États-Unis : Fin de la délivrance des visas à Conakry, les Guinéens renvoyés vers Dakar.

Nouveau tour de vis pour la politique migratoire américaine. D’après des informations révélées par l’agence Associated Press (AP) ce mardi 2 juin, l’administration de Donald Trump s’apprête à déployer une restriction drastique de ses activités consulaires en Afrique. Sur les 50 ambassades et consulats qui délivraient jusqu’ici des visas pour les États-Unis sur le continent, seuls 20 « hubs » régionaux conserveront cette prérogative.

Cette directive, approuvée fin mai par le chef de la diplomatie américaine Marco Rubio, doit entrer en vigueur dans le courant du mois de juin. Dans les pays exclus de cette liste, les sections consulaires perdront l’essentiel de leurs compétences en la matière pour se concentrer sur l’assistance aux citoyens américains et les affaires urgentes.

Kinshasa, Dakar, Abidjan… La liste des 20 rescapés

La nouvelle carte consulaire américaine en Afrique se limitera désormais à un réseau de 20 sites stratégiques à travers le continent :

• Afrique de l’Ouest : Dakar (Sénégal), Abidjan (Côte d’Ivoire), Accra (Ghana), Lagos (Nigeria), Lomé (Togo), Monrovia (Liberia), Praia (Cap-Vert).

• Afrique Centrale : Kinshasa (RDC), Yaoundé (Cameroun), Malabo (Guinée équatoriale).

• Afrique de l’Est et Corne : Addis-Abeba (Éthiopie), Nairobi (Kenya), Kampala (Ouganda), Kigali (Rwanda), Djibouti (Djibouti), Dar Es Salam (Tanzanie).

• Afrique Australe et Océan Indien : Johannesburg et Le Cap (Afrique du Sud), Luanda (Angola), Port-Louis (Maurice).

Pour tous les citoyens des pays ne figurant pas dans cette liste, la procédure s’annonce comme un parcours du combattant.
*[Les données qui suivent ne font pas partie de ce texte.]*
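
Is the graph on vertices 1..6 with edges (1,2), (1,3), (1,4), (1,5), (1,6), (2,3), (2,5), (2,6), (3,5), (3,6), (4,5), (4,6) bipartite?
No (odd cycle of length 3: 2 -> 1 -> 3 -> 2)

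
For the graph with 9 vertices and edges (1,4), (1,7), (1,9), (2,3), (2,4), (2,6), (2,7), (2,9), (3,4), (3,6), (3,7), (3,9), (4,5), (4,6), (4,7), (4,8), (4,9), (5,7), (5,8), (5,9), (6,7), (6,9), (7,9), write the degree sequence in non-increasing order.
[8, 7, 7, 5, 5, 5, 4, 3, 2] (degrees: deg(1)=3, deg(2)=5, deg(3)=5, deg(4)=8, deg(5)=4, deg(6)=5, deg(7)=7, deg(8)=2, deg(9)=7)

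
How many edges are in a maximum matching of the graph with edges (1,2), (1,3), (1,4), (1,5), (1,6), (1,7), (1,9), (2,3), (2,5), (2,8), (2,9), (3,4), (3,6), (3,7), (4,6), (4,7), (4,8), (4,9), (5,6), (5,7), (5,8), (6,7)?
4 (matching: (1,9), (3,7), (4,8), (5,6); upper bound floor(n/2) = floor(9/2) = 4)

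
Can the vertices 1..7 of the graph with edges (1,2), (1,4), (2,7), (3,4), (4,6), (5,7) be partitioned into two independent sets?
Yes. Partition: {1, 3, 6, 7}, {2, 4, 5}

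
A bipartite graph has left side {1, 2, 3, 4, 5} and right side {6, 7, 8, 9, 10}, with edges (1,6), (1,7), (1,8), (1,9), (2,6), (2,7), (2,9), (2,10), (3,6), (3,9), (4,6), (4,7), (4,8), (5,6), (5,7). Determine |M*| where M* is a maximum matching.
5 (matching: (1,9), (2,10), (3,6), (4,8), (5,7); upper bound min(|L|,|R|) = min(5,5) = 5)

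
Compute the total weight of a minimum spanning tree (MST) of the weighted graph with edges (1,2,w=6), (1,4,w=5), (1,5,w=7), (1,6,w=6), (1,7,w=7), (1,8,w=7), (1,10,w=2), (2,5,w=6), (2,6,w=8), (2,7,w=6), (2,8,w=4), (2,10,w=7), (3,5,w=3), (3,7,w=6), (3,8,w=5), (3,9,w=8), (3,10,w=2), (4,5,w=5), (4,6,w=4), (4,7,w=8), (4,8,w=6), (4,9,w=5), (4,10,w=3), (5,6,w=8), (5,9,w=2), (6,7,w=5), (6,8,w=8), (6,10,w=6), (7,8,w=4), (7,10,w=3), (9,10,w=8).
27 (MST edges: (1,10,w=2), (2,8,w=4), (3,5,w=3), (3,10,w=2), (4,6,w=4), (4,10,w=3), (5,9,w=2), (7,8,w=4), (7,10,w=3); sum of weights 2 + 4 + 3 + 2 + 4 + 3 + 2 + 4 + 3 = 27)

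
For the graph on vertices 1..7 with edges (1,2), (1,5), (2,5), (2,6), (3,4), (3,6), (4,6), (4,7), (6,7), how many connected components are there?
1 (components: {1, 2, 3, 4, 5, 6, 7})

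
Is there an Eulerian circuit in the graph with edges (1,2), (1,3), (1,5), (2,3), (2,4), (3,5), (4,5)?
No (4 vertices have odd degree: {1, 2, 3, 5}; Eulerian circuit requires 0)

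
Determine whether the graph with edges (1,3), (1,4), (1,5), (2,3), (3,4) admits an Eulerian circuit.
No (4 vertices have odd degree: {1, 2, 3, 5}; Eulerian circuit requires 0)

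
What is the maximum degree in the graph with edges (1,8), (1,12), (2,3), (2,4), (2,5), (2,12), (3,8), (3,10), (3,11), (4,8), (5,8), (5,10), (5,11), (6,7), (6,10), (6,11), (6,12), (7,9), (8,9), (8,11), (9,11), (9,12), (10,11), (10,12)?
6 (attained at vertices 8, 11)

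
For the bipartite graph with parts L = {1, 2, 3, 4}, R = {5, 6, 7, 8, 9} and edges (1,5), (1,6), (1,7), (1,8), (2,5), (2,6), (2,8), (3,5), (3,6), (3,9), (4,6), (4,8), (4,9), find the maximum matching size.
4 (matching: (1,7), (2,8), (3,9), (4,6); upper bound min(|L|,|R|) = min(4,5) = 4)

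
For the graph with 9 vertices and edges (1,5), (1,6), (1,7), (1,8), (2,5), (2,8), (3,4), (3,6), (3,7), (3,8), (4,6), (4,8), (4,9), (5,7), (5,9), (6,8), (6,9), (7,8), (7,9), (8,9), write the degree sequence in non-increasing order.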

Ils devront désormais financer un voyage vers l’un de ces pôles régionaux pour y déposer leur demande, ajoutant des frais de transport et d’hébergement prohibitifs à un processus déjà coûteux.
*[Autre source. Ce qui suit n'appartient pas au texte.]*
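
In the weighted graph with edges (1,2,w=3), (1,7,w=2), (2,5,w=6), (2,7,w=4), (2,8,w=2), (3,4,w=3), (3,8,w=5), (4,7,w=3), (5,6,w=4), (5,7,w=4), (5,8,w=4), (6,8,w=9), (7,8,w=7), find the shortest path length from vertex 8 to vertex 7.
6 (path: 8 -> 2 -> 7; weights 2 + 4 = 6)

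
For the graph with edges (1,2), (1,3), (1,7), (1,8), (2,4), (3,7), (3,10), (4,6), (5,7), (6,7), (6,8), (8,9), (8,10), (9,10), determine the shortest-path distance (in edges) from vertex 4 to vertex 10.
3 (path: 4 -> 6 -> 8 -> 10, 3 edges)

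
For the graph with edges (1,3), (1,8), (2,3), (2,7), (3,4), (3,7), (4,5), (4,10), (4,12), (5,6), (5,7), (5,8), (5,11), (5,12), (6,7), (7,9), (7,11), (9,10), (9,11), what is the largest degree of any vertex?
6 (attained at vertices 5, 7)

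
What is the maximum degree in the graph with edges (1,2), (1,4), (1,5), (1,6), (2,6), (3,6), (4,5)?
4 (attained at vertex 1)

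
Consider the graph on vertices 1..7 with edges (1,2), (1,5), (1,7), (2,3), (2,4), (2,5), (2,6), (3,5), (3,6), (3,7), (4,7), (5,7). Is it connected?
Yes (BFS from 1 visits [1, 2, 5, 7, 3, 4, 6] — all 7 vertices reached)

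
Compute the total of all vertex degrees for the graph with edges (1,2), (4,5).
4 (handshake: sum of degrees = 2|E| = 2 x 2 = 4)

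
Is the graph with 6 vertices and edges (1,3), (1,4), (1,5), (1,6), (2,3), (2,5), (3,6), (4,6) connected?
Yes (BFS from 1 visits [1, 3, 4, 5, 6, 2] — all 6 vertices reached)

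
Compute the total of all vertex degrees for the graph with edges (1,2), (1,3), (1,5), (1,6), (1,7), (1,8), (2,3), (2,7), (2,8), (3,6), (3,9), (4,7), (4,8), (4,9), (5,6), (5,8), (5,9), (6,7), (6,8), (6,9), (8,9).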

L’objectif de Washington : Dissuader à tout prix

Cette réorganisation s’inscrit dans la volonté globale de la Maison-Blanche de réduire l’immigration sous toutes ses formes. Washington cible particulièrement le phénomène du « overstay », ces voyageurs qui entrent légalement sur le territoire américain avec un visa temporaire mais y restent après l’expiration de celui-ci.

Pour justifier ce repli, le Département d’État américain invoque une logique d’efficience budgétaire et sécuritaire, affirmant évaluer en permanence ses opérations à l’étranger pour « aligner les ressources et les capacités opérationnelles sur les intérêts nationaux des États-Unis ».

Ce n’est pas le premier obstacle dressé sur la route des voyageurs africains. L’administration Trump avait déjà imposé des cautions financières contraignantes – oscillant entre 5 000 et 15 000 dollars – pour l’obtention de certains visas. Si ces cautions ont été partiellement levées à l’approche de la Coupe du monde 2026 (co-organisée par les États-Unis, le Canada et le Mexique du 11 juin au 19 juillet), l’accès au territoire américain n’a jamais semblé aussi restreint pour le continent.

Le retour de l’isolationnisme américain

Cette centralisation des services de visas est une illustration concrète de la doctrine « Make America Great Again ». Elle s’accompagne d’ailleurs d’une réduction globale du personnel diplomatique américain à travers le monde.

En érigeant des barrières géographiques et financières, les États-Unis assument une véritable politique de dissuasion. Pour la classe moyenne, les hommes d’affaires et les étudiants africains issus des 30 pays privés de couverture consulaire, le rêve américain vient de s’éloigner un peu plus.